I'm following this post.   I have tried researching for the same type of community in AZ. and never came up with anything except some mobile home parks.  My ex in-laws live in the Villages in FL. and also really liked the setup and community, but am not a fan of FL. overall so don't want to live there.


----------



## Bubbska (Apr 19, 2022)

OneEyedDiva said:


> I just checked their website. It doesn't seem they have another location but I wondered if something similar under other names are located in other states. I did a search and found this. It mentions Sun City in AZ. The red links within the article connect you to the homes available (each with several photos), the amenities and tax information. Some of the homes look quite affordable.
> https://www.55places.com/blog/communities-across-the-country-that-compare-to-the-villages
> Here are some reviews:
> https://www.55places.com/arizona/communities/sun-city#reviews
> ...


Thank you for your reply.  I have looked at this site a few times.


----------



## Bubbska (Apr 19, 2022)

C50 said:


> I'm following this post.   I have tried researching for the same type of community in AZ. and never came up with anything except some mobile home parks.  My ex in-laws live in the Villages in FL. and also really liked the setup and community, but am not a fan of FL. overall so don't want to live there.
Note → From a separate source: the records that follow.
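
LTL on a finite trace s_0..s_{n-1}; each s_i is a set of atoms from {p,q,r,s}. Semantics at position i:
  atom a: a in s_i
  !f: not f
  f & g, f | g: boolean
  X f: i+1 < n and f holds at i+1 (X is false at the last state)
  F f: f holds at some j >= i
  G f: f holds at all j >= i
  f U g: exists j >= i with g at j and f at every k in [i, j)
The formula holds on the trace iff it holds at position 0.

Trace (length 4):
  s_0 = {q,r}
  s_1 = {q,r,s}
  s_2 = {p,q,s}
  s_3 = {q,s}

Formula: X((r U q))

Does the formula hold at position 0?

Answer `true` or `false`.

Answer: true

Derivation:
s_0={q,r}: X((r U q))=True (r U q)=True r=True q=True
s_1={q,r,s}: X((r U q))=True (r U q)=True r=True q=True
s_2={p,q,s}: X((r U q))=True (r U q)=True r=False q=True
s_3={q,s}: X((r U q))=False (r U q)=True r=False q=True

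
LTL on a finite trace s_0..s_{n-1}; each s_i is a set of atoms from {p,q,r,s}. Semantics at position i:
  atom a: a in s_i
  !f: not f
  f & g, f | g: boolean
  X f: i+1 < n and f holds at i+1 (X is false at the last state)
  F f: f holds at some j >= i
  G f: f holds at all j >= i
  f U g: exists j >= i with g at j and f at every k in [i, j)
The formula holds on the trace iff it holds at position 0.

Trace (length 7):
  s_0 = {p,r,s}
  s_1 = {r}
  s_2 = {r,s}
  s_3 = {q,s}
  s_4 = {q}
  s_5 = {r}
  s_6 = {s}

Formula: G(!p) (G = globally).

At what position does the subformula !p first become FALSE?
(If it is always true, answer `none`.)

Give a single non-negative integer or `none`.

Answer: 0

Derivation:
s_0={p,r,s}: !p=False p=True
s_1={r}: !p=True p=False
s_2={r,s}: !p=True p=False
s_3={q,s}: !p=True p=False
s_4={q}: !p=True p=False
s_5={r}: !p=True p=False
s_6={s}: !p=True p=False
G(!p) holds globally = False
First violation at position 0.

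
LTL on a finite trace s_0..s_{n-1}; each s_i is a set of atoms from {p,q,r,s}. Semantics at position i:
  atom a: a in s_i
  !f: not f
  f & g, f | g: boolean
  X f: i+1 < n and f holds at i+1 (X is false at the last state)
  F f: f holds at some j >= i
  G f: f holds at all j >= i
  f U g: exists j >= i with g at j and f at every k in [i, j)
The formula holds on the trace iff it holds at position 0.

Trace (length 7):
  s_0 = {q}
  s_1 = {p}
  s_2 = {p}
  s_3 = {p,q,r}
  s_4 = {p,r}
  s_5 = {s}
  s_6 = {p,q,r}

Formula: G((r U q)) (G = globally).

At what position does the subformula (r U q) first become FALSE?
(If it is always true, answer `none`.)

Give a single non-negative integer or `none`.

s_0={q}: (r U q)=True r=False q=True
s_1={p}: (r U q)=False r=False q=False
s_2={p}: (r U q)=False r=False q=False
s_3={p,q,r}: (r U q)=True r=True q=True
s_4={p,r}: (r U q)=False r=True q=False
s_5={s}: (r U q)=False r=False q=False
s_6={p,q,r}: (r U q)=True r=True q=True
G((r U q)) holds globally = False
First violation at position 1.

Answer: 1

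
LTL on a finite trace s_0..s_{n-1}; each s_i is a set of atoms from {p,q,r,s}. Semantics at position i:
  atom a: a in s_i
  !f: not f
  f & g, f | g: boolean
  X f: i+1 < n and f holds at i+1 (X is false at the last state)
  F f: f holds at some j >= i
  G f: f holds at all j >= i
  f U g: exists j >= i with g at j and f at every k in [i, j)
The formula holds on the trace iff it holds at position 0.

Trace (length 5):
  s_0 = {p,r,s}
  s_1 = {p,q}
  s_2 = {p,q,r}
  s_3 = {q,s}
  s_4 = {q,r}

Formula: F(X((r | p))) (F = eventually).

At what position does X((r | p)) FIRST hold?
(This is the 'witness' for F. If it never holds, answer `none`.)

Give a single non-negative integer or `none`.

s_0={p,r,s}: X((r | p))=True (r | p)=True r=True p=True
s_1={p,q}: X((r | p))=True (r | p)=True r=False p=True
s_2={p,q,r}: X((r | p))=False (r | p)=True r=True p=True
s_3={q,s}: X((r | p))=True (r | p)=False r=False p=False
s_4={q,r}: X((r | p))=False (r | p)=True r=True p=False
F(X((r | p))) holds; first witness at position 0.

Answer: 0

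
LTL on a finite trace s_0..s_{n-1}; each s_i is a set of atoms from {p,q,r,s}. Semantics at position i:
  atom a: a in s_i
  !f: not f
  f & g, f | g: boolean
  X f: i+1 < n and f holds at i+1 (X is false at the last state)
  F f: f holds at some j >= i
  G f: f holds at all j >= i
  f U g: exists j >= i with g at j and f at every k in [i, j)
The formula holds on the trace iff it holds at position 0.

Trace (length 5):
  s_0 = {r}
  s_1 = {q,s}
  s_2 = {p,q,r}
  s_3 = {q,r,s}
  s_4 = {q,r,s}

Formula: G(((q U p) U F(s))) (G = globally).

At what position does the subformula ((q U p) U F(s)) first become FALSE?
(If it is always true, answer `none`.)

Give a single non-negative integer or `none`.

s_0={r}: ((q U p) U F(s))=True (q U p)=False q=False p=False F(s)=True s=False
s_1={q,s}: ((q U p) U F(s))=True (q U p)=True q=True p=False F(s)=True s=True
s_2={p,q,r}: ((q U p) U F(s))=True (q U p)=True q=True p=True F(s)=True s=False
s_3={q,r,s}: ((q U p) U F(s))=True (q U p)=False q=True p=False F(s)=True s=True
s_4={q,r,s}: ((q U p) U F(s))=True (q U p)=False q=True p=False F(s)=True s=True
G(((q U p) U F(s))) holds globally = True
No violation — formula holds at every position.

Answer: none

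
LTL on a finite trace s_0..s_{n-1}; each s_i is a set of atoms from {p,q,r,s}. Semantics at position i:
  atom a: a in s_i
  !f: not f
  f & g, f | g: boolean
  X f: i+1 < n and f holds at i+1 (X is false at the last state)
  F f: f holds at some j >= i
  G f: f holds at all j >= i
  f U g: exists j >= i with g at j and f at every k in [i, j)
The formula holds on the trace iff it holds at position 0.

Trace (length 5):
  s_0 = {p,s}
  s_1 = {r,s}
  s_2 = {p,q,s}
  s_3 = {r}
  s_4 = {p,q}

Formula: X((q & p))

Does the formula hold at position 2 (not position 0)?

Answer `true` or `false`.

Answer: false

Derivation:
s_0={p,s}: X((q & p))=False (q & p)=False q=False p=True
s_1={r,s}: X((q & p))=True (q & p)=False q=False p=False
s_2={p,q,s}: X((q & p))=False (q & p)=True q=True p=True
s_3={r}: X((q & p))=True (q & p)=False q=False p=False
s_4={p,q}: X((q & p))=False (q & p)=True q=True p=True
Evaluating at position 2: result = False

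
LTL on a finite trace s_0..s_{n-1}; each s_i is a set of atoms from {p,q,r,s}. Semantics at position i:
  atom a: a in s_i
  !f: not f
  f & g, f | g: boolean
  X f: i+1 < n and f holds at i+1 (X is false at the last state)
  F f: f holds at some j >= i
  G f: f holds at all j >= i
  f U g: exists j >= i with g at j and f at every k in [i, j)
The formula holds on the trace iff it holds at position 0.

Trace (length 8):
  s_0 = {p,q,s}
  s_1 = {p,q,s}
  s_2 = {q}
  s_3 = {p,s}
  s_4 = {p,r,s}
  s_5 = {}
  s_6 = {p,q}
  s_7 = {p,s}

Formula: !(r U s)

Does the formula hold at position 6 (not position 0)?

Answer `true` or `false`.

s_0={p,q,s}: !(r U s)=False (r U s)=True r=False s=True
s_1={p,q,s}: !(r U s)=False (r U s)=True r=False s=True
s_2={q}: !(r U s)=True (r U s)=False r=False s=False
s_3={p,s}: !(r U s)=False (r U s)=True r=False s=True
s_4={p,r,s}: !(r U s)=False (r U s)=True r=True s=True
s_5={}: !(r U s)=True (r U s)=False r=False s=False
s_6={p,q}: !(r U s)=True (r U s)=False r=False s=False
s_7={p,s}: !(r U s)=False (r U s)=True r=False s=True
Evaluating at position 6: result = True

Answer: true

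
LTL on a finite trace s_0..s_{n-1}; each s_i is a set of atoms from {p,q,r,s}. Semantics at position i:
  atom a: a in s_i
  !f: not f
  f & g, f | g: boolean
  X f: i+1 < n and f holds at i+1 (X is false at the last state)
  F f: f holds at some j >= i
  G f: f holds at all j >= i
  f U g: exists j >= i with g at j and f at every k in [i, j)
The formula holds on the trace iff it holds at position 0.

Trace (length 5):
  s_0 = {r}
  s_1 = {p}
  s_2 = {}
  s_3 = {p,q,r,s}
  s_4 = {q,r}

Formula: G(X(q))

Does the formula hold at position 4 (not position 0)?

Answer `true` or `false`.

s_0={r}: G(X(q))=False X(q)=False q=False
s_1={p}: G(X(q))=False X(q)=False q=False
s_2={}: G(X(q))=False X(q)=True q=False
s_3={p,q,r,s}: G(X(q))=False X(q)=True q=True
s_4={q,r}: G(X(q))=False X(q)=False q=True
Evaluating at position 4: result = False

Answer: false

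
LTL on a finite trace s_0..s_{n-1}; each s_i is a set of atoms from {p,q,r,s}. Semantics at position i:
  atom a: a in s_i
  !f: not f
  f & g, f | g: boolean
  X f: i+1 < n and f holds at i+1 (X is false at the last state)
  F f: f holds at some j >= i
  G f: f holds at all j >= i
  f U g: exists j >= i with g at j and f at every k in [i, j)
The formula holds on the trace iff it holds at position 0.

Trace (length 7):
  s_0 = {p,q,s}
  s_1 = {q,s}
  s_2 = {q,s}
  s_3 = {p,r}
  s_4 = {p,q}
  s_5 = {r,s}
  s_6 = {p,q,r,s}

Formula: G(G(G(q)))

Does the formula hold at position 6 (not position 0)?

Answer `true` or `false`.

s_0={p,q,s}: G(G(G(q)))=False G(G(q))=False G(q)=False q=True
s_1={q,s}: G(G(G(q)))=False G(G(q))=False G(q)=False q=True
s_2={q,s}: G(G(G(q)))=False G(G(q))=False G(q)=False q=True
s_3={p,r}: G(G(G(q)))=False G(G(q))=False G(q)=False q=False
s_4={p,q}: G(G(G(q)))=False G(G(q))=False G(q)=False q=True
s_5={r,s}: G(G(G(q)))=False G(G(q))=False G(q)=False q=False
s_6={p,q,r,s}: G(G(G(q)))=True G(G(q))=True G(q)=True q=True
Evaluating at position 6: result = True

Answer: true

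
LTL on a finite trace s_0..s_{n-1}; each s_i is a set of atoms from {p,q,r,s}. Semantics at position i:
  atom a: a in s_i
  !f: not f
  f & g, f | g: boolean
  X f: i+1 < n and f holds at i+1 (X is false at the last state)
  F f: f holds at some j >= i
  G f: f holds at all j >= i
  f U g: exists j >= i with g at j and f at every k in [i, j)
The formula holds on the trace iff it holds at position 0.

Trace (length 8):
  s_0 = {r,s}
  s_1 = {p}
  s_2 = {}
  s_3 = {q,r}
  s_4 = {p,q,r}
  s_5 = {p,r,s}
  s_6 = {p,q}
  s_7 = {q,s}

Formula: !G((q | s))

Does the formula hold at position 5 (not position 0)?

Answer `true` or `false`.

s_0={r,s}: !G((q | s))=True G((q | s))=False (q | s)=True q=False s=True
s_1={p}: !G((q | s))=True G((q | s))=False (q | s)=False q=False s=False
s_2={}: !G((q | s))=True G((q | s))=False (q | s)=False q=False s=False
s_3={q,r}: !G((q | s))=False G((q | s))=True (q | s)=True q=True s=False
s_4={p,q,r}: !G((q | s))=False G((q | s))=True (q | s)=True q=True s=False
s_5={p,r,s}: !G((q | s))=False G((q | s))=True (q | s)=True q=False s=True
s_6={p,q}: !G((q | s))=False G((q | s))=True (q | s)=True q=True s=False
s_7={q,s}: !G((q | s))=False G((q | s))=True (q | s)=True q=True s=True
Evaluating at position 5: result = False

Answer: false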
I was hoping somebody on here have been to the villages and have found a place like them in Arizona.  We loved the town squares at the villages.  Everything you need was so close all you needed was a golf cart.


----------



## Manatee (Apr 24, 2022)

We used to live in Sun City West in Arizona which is 3 miles west of Sun City.  On the other side of Grand avenue from there is Sun City Grand and west of the city of Surprise is Sun City Festival.  All were built by the Del Webb corporation.  Many residents owned both a car and a golf cart.  There are many clubs and activities there.  We visited family in the Villages once, but did not see the common areas.


----------



## Brookswood (Jun 29, 2022)

Can one get a shot term rental in places like Sun City or similar?  I don't want to buy there until I am certain I would live there for many years.    I would like to a one - two month rental to see what life is like there.


----------



## Manatee (Jul 3, 2022)

Brookswood said:


> Can one get a shot term rental in places like Sun City or similar?  I don't want to buy there until I am certain I would live there for many years.    I would like to a one - two month rental to see what life is like there.


I would suggest inquiring at a local real estate office.  Zillow or Realtor.com might also be a source of information.  There are also sites that list retirement communities.  It is 7 years since we returned to Florida, so I am not current.


----------